Apache isn't that great at serving static content for a large number of requests vs. NetScaler load balancing
Python is fast enough
There are many other bottlenecks such as waiting for calls from DB, cache, etc. Python web speed is "fast enough" and usually not the biggest bottleneck
Development speed can be faster with Python and that is more critical
psyco for Python -> C compiling
Each video is hosted by a mini-cluster
A cluster of machines that serve the exact same video
Offers availability via backups
Served with Apache at first. Lasted about 3 months. High load, high context switching (whenever the operating system stops a thread from running in the CPU and puts another thread to run in its place).
Moved to lighttpd to move from single-process to single-thread architecture, open source. Allows pulling a large number of file descriptors efficiently.
CDN for most popular content
Less popular content go to regular Youtube servers
Youtube servers have to be optimized very differently vs. the CDNs. The CDN data mostly comes from memory. For Youtube servers, commodity hardware was used, with not too little or too much memory. Expensive hardware wasn't worth it. Memory had to be tweaked for random access and to avoid cache thrashing.
Thumbnails
Served them with Apache at first with a unified pool (same hosts that serve traffic also serve static thumbnails). Eventually moved to separate pools. High load, low performance
EXT3 partition => too many files in one directory (thumbnails) caused an issue where no more video uploads can be made
Switched from Apache to Squid (reverse proxy), far more efficient with CPU. However the performance would degrade (start at 300 TPS, then eventually down to 20 TPS)

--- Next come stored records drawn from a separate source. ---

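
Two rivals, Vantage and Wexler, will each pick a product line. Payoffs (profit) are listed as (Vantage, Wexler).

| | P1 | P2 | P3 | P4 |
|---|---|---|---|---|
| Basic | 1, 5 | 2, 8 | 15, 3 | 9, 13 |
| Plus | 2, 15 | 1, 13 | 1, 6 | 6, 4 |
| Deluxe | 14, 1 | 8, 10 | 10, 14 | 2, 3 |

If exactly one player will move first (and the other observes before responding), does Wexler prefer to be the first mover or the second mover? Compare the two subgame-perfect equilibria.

second

If Vantage leads: Wexler's best replies are Basic→P4, Plus→P1, Deluxe→P3; Vantage's induced payoffs 9, 2, 10; outcome (Deluxe, P3), payoffs (10, 14).
If Wexler leads: Vantage's best replies are P1→Deluxe, P2→Deluxe, P3→Basic, P4→Basic; Wexler's induced payoffs 1, 10, 3, 13; outcome (Basic, P4), payoffs (9, 13).
Wexler gets 13 moving first and 14 moving second, so Wexler prefers to move second.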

However, there were still too many images. It would take 24-48 hours just to copy images from one machine to another machine. rsync would never finish because it would exhaust all the memory in the machine.
Moved onto Big Table to fix the issue, i.e. Google's BTFE.
Databases
Used MySQL because its fast if you know how to tune correctly
Stored metadata, i.e. username, password, vid descriptions, titles, messages
Started with one main DB, one backup
Did ok until more people started using Youtube
MySQL db was swapping, bringing down the site to a crawl. Turned out that early Linux kernel, it treats page cache more important than your application
As Youtube started scaling up, they did DB/SQL replication to spread reads across multiple machines.

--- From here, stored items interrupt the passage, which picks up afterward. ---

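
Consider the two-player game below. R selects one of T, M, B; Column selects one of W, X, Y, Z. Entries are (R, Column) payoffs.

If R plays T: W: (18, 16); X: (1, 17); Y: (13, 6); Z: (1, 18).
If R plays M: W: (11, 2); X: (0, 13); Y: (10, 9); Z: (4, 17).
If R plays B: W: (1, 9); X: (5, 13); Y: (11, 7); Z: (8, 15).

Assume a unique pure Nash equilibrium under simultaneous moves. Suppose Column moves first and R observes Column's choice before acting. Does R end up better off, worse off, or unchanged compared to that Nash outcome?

Solve by backward induction (Column leads).
- W: BR = T, leader payoff 16.
- X: BR = B, leader payoff 13.
- Y: BR = T, leader payoff 6.
- Z: BR = B, leader payoff 15.
Column's induced payoffs are 16, 13, 6, 15, so Column commits to W. Subgame-perfect outcome: (T, W) with payoffs (18, 16).
Under simultaneous play:
R's best replies: W→T; X→B; Y→T; Z→B.
Column's best replies: T→Z; M→Z; B→Z.
Only (B, Z) has each player best-responding; Nash payoffs (8, 15).
R earns 18 sequentially versus 8 at the Nash outcome: better off.

better off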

Replication lag, too many read replicas. Users complaining about weird unreproducible bugs.
Split read replicas to video watching pools and the general pool. Stopgap measure - not a real fix.
DB RAID tweaking increased throughput by 20%. Linux sees 5 volumes instead of 1 logical volume, allowing to more aggresively schedule disk I/O. Same hardware.
Eventually did Database Partitions to spread writes AND read, partition by user. Much better cache locality => less I/O. Got rid of read replicas.